There is potential to design new and innovative medicines to act on the CFTR protein that will make a bigger difference for more people with cystic fibrosis. These improvements can only be made by increasing our detailed understanding of faulty CFTR proteins and exploring novel ways to correct them.

Getting the CF protein into shape

Careful study of the shape, properties and function of the CFTR protein and how these are affected by CF mutations is underway in our Goodchild SRC on CFTR folding and function led by Professor David Sheppard at the University of Bristol. This research may pave the way for more effective CFTR modulators, that work for a larger number of different CFTR mutations.

Read more about Professor Sheppard’s Goodchild SRC on CFTR folding and function

How the CF protein transports bicarbonate

The CFTR protein acts as a gate allowing the movement or transport of two chemicals - chloride and bicarbonate - out of cells. Researchers have conducted many studies to understand how chloride transport is affected in cystic fibrosis, but they know less about how bicarbonate transport defects lead to the symptoms of CF. A greater understanding of bicarbonate transport could lead to improved treatments for CF tailored to individuals. The Trust is funding an SRC programme on bicarbonate transport.
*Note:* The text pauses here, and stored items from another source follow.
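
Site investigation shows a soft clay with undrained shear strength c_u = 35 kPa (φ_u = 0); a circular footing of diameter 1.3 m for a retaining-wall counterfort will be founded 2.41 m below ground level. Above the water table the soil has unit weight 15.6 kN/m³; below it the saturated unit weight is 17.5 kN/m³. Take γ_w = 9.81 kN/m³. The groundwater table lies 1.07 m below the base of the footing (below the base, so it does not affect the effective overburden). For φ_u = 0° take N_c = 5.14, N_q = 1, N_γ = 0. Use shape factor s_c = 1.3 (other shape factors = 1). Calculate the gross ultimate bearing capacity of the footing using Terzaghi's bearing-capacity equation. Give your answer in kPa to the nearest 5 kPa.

q_ult ≈ 270 kPa

Overburden at base level: q = 15.6 × 2.41 = 37.596 kPa.
Cohesion term c·N_c·s_c = 35 × 5.14 × 1.3 = 233.87 kPa; surcharge term q·N_q = 37.596 × 1 = 37.596 kPa.
q_ult = 233.87 + 37.596 = 271.47 kPa.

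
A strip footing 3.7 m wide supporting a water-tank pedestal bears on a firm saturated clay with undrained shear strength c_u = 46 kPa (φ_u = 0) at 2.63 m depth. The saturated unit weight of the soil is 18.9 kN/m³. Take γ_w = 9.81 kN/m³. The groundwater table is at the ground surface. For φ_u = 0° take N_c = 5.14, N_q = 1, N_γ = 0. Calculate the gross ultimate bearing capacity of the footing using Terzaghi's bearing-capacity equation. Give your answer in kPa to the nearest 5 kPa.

q_ult ≈ 260 kPa

γ' = 18.9 − 9.81 = 9.09 kN/m³ (submerged throughout). q = 9.09 × 2.63 = 23.907 kPa.
c·N_c = 46 × 5.14 = 236.44 kPa
q·N_q = 23.907 × 1 = 23.907 kPa
q_ult = 236.44 + 23.907 = 260.35 kPa.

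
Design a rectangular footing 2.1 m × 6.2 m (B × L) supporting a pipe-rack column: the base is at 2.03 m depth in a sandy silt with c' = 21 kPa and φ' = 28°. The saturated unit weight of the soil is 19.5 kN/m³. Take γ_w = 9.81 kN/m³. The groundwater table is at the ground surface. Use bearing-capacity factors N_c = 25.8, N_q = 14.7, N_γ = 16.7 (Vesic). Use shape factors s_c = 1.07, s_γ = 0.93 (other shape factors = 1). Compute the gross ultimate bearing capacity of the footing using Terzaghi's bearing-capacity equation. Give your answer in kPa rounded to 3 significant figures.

With the water table at the surface the whole profile is submerged: γ' = 19.5 − 9.81 = 9.69 kN/m³, so q = γ'·D_f = 19.671 kPa; the same γ' applies in the ½γBN_γ term.
q_ult = c·N_c·s_c + q·N_q + 0.5·γ·B·N_γ·s_γ
     = 21 × 25.8 × 1.07 + 19.671 × 14.7 + 0.5 × 9.69 × 2.1 × 16.7 × 0.93
     = 579.73 + 289.16 + 158.02 = 1026.9 kPa.

q_ult ≈ 1030 kPa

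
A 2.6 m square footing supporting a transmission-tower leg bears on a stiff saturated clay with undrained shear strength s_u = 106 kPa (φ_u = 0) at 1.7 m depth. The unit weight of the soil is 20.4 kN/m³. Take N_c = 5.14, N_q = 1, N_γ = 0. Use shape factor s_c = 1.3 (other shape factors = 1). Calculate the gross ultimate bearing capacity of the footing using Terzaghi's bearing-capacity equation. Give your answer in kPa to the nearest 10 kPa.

q_ult ≈ 740 kPa

q = γ·D_f = 20.4 × 1.7 = 34.68 kPa.
c·N_c·s_c = 106 × 5.14 × 1.3 = 708.29 kPa
q·N_q = 34.68 × 1 = 34.68 kPa
q_ult = 708.29 + 34.68 = 742.97 kPa.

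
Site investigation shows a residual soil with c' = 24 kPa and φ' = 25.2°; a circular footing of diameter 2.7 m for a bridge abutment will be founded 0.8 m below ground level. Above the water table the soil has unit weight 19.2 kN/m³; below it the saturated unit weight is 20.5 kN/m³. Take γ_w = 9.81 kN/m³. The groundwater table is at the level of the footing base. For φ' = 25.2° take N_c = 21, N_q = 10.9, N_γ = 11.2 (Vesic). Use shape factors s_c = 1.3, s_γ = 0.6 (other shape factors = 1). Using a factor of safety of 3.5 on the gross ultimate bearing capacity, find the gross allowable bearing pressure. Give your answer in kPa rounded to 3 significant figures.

q_all ≈ 263 kPa

Overburden at base level: q = 19.2 × 0.8 = 15.36 kPa.
Below the base the soil is submerged, so the ½γBN_γ term uses γ' = 20.5 − 9.81 = 10.69 kN/m³.
Cohesion term c·N_c·s_c = 24 × 21 × 1.3 = 655.2 kPa; surcharge term q·N_q = 15.36 × 10.9 = 167.42 kPa; self-weight term 0.5·γ·B·N_γ·s_γ = 0.5 × 10.69 × 2.7 × 11.2 × 0.6 = 96.98 kPa.
q_ult = 655.2 + 167.42 + 96.98 = 919.6 kPa.
q_all = 919.6 / 3.5 = 262.74 kPa.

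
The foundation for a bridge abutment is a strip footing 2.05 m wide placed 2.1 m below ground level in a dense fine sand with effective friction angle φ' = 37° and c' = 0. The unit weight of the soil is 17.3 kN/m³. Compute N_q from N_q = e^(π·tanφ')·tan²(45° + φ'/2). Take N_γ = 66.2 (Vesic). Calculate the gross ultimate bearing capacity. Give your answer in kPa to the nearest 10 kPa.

tan37° = 0.7536, so N_q = e^(π×0.7536)·tan²(63.5°) = 10.669 × 4.023 = 42.92.
Overburden at base level: q = 17.3 × 2.1 = 36.33 kPa.
Surcharge term q·N_q = 36.33 × 42.92 = 1559.3 kPa; self-weight term 0.5·γ·B·N_γ = 0.5 × 17.3 × 2.05 × 66.2 = 1173.9 kPa.
q_ult = 1559.3 + 1173.9 = 2733.2 kPa.

q_ult ≈ 2730 kPa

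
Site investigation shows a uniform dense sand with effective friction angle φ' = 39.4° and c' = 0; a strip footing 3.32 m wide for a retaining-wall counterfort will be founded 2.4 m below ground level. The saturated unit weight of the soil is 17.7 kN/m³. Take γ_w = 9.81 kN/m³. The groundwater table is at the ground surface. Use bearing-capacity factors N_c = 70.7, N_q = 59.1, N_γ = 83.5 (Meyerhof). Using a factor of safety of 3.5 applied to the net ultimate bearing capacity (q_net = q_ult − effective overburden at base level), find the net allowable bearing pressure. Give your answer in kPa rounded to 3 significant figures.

With the water table at the surface the whole profile is submerged: γ' = 17.7 − 9.81 = 7.89 kN/m³, so q = γ'·D_f = 18.936 kPa; the same γ' applies in the ½γBN_γ term.
q_ult = q·N_q + 0.5·γ·B·N_γ
     = 18.936 × 59.1 + 0.5 × 7.89 × 3.32 × 83.5
     = 1119.1 + 1093.6 = 2212.8 kPa.
Net ultimate: q_net = 2212.8 − 18.936 = 2193.8 kPa.
q_all(net) = 2193.8 / 3.5 = 626.8 kPa.

q_all(net) ≈ 627 kPa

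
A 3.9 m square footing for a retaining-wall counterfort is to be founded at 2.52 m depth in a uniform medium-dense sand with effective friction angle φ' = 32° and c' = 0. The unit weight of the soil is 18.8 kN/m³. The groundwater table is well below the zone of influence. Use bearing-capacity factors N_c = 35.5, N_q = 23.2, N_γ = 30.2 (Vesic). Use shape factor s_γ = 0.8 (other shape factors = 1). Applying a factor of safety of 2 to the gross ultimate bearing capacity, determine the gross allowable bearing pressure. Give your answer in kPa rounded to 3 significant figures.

q = γ·D_f = 18.8 × 2.52 = 47.376 kPa.
q·N_q = 47.376 × 23.2 = 1099.1 kPa
0.5·γ·B·N_γ·s_γ = 0.5 × 18.8 × 3.9 × 30.2 × 0.8 = 885.71 kPa
q_ult = 1099.1 + 885.71 = 1984.8 kPa.
q_all = q_ult / FS = 1984.8 / 2 = 992.41 kPa.

q_all ≈ 992 kPa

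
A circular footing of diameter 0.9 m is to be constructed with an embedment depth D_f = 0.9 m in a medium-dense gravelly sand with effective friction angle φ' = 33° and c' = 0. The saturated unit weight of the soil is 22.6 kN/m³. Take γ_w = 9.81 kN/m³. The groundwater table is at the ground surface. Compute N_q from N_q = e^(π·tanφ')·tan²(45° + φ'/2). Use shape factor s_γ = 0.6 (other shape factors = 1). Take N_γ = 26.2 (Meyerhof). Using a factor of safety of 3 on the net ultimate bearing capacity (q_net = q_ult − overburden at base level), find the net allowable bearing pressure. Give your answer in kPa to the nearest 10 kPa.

q_all(net) ≈ 130 kPa

N_q = e^(π·tan33°)·tan²(61.5°) = 26.09.
With the water table at the surface the whole profile is submerged: γ' = 22.6 − 9.81 = 12.79 kN/m³, so q = γ'·D_f = 11.511 kPa; the same γ' applies in the ½γBN_γ term.
q_ult = q·N_q + 0.5·γ·B·N_γ·s_γ
     = 11.511 × 26.092 + 0.5 × 12.79 × 0.9 × 26.2 × 0.6
     = 300.35 + 90.476 = 390.82 kPa.
q_net = 390.82 − 11.511 = 379.31 kPa.
q_all(net) = 379.31 / 3 = 126.44 kPa.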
The ‘Restoring the Fizz: Pharmacological repair of bicarbonate transport in cystic fibrosis’ SRC is led by Dr Paola Vergani based at UCL in London. It aims to better understand the flow of bicarbonate in different organs affected by CF. They hope that the results of their lab-based studies will generate ideas on how to treat CF in the future, with medicines more suited to individuals based on the form of CF they have and the severity of different symptoms.

Read more about Restoring the FIZZ SRC on repair of bicarbonate transport

Improving CFTR activity in a novel way

The CFTR protein that is faulty in CF works as a gate.  In people who do not have CF, this gate opens to let chloride and bicarbonate ions flow out of the cell and draws water with them. Without this ion and water movement, the liquid outside cells becomes very thick and sticky, for example on the surface of the lungs and in the GI tract.  The thick and sticky fluid in the lungs is what gives rise to persistent infections that cause much of the lung damage and poor health for people with CF. 
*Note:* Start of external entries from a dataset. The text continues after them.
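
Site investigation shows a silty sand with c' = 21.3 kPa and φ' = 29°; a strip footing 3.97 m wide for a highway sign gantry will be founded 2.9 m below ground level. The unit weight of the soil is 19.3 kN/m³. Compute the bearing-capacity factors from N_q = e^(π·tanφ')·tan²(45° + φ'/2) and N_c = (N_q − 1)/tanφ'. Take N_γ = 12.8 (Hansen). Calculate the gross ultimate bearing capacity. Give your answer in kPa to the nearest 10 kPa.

q_ult ≈ 2000 kPa

tan29° = 0.5543, so N_q = e^(π×0.5543)·tan²(59.5°) = 5.705 × 2.882 = 16.44.
N_c = (16.44 − 1)/tan29° = 27.86.
q = γ·D_f = 19.3 × 2.9 = 55.97 kPa.
c·N_c = 21.3 × 27.86 = 593.43 kPa
q·N_q = 55.97 × 16.443 = 920.33 kPa
0.5·γ·B·N_γ = 0.5 × 19.3 × 3.97 × 12.8 = 490.37 kPa
q_ult = 593.43 + 920.33 + 490.37 = 2004.1 kPa.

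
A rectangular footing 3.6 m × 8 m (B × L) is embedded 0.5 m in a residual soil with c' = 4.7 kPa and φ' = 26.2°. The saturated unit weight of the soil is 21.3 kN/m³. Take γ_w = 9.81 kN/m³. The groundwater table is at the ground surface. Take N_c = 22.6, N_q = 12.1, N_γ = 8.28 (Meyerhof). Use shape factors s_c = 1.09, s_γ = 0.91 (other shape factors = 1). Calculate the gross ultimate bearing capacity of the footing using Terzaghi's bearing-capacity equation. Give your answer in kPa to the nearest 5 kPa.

γ' = 21.3 − 9.81 = 11.49 kN/m³ (submerged throughout). q = 11.49 × 0.5 = 5.745 kPa; the same γ' applies in the ½γBN_γ term.
c·N_c·s_c = 4.7 × 22.6 × 1.09 = 115.78 kPa
q·N_q = 5.745 × 12.1 = 69.514 kPa
0.5·γ·B·N_γ·s_γ = 0.5 × 11.49 × 3.6 × 8.28 × 0.91 = 155.83 kPa
q_ult = 115.78 + 69.514 + 155.83 = 341.13 kPa.

q_ult ≈ 340 kPa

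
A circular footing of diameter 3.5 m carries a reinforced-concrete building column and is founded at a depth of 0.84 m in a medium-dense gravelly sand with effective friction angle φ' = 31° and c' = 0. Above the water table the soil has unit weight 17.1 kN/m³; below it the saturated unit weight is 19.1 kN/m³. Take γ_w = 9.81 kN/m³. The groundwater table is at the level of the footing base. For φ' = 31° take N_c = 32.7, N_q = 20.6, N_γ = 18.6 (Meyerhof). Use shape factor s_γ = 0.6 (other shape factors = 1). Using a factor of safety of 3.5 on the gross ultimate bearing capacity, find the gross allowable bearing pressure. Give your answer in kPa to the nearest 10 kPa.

q_all ≈ 140 kPa

Effective surcharge at the founding depth q = γ·D_f = 17.1 × 0.84 = 14.364 kPa.
The water table coincides with the base, so in the self-weight term γ → γ' = 9.29 kN/m³.
q_ult = q·N_q + 0.5·γ·B·N_γ·s_γ
     = 14.364 × 20.6 + 0.5 × 9.29 × 3.5 × 18.6 × 0.6
     = 295.9 + 181.43 = 477.33 kPa.
q_all = 477.33 / 3.5 = 136.38 kPa.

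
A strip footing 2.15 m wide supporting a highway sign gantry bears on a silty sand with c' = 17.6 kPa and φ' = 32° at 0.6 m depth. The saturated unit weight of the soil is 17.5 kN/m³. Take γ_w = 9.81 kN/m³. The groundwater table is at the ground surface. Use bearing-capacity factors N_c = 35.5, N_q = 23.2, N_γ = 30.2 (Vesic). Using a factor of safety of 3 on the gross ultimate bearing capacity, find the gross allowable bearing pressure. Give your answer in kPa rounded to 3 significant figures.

q_all ≈ 327 kPa

Water table at ground surface, so effective unit weight γ' = 17.5 − 9.81 = 7.69 kN/m³ is used throughout; overburden q = 7.69 × 0.6 = 4.614 kPa; the same γ' applies in the ½γBN_γ term.
Cohesion term c·N_c = 17.6 × 35.5 = 624.8 kPa; surcharge term q·N_q = 4.614 × 23.2 = 107.04 kPa; self-weight term 0.5·γ·B·N_γ = 0.5 × 7.69 × 2.15 × 30.2 = 249.66 kPa.
q_ult = 624.8 + 107.04 + 249.66 = 981.5 kPa.
q_all = 981.5 / 3 = 327.17 kPa.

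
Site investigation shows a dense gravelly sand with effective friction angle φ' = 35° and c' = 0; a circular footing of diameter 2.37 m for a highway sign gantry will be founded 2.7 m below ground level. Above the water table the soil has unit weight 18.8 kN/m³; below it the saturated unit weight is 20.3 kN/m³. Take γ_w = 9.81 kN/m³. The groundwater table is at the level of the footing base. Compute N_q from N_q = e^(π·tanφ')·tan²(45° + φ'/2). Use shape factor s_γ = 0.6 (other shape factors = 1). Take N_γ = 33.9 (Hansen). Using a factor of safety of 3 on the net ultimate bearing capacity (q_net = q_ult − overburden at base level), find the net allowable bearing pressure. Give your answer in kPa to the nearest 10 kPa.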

Just like the opening of an ordinary gate, when the CFTR gate is open, chemicals can move in either direction – in or out of the cell.  To keep the lungs healthy, chemicals need to move through the CFTR ‘gate’ from the inside of cells to the outside. One way to keep chemicals moving in the right direction is to increase the levels of potassium inside the cell. The potassium enters the cell through a separate potassium ‘gate’ or channel.

Potassium channel activators as a potential treatment for CF

Treatments currently available for CF are focussed on ensuring that the CFTR gate is working well. In a research study co-funded by the Trust and Action Medical Research, Dr Guy Moss is leading studies in the lab to test whether medicines that act to boost the activity of potassium channels could be effective treatments for CF. 

Dr Moss and UK-based colleagues will investigate whether potassium channel activators can improve the effectiveness of CFTR modulators. They will also investigate whether new combinations of potassium channel activators and other medicines might be an effective way to treat people who are not able to benefit from CFTR modulators.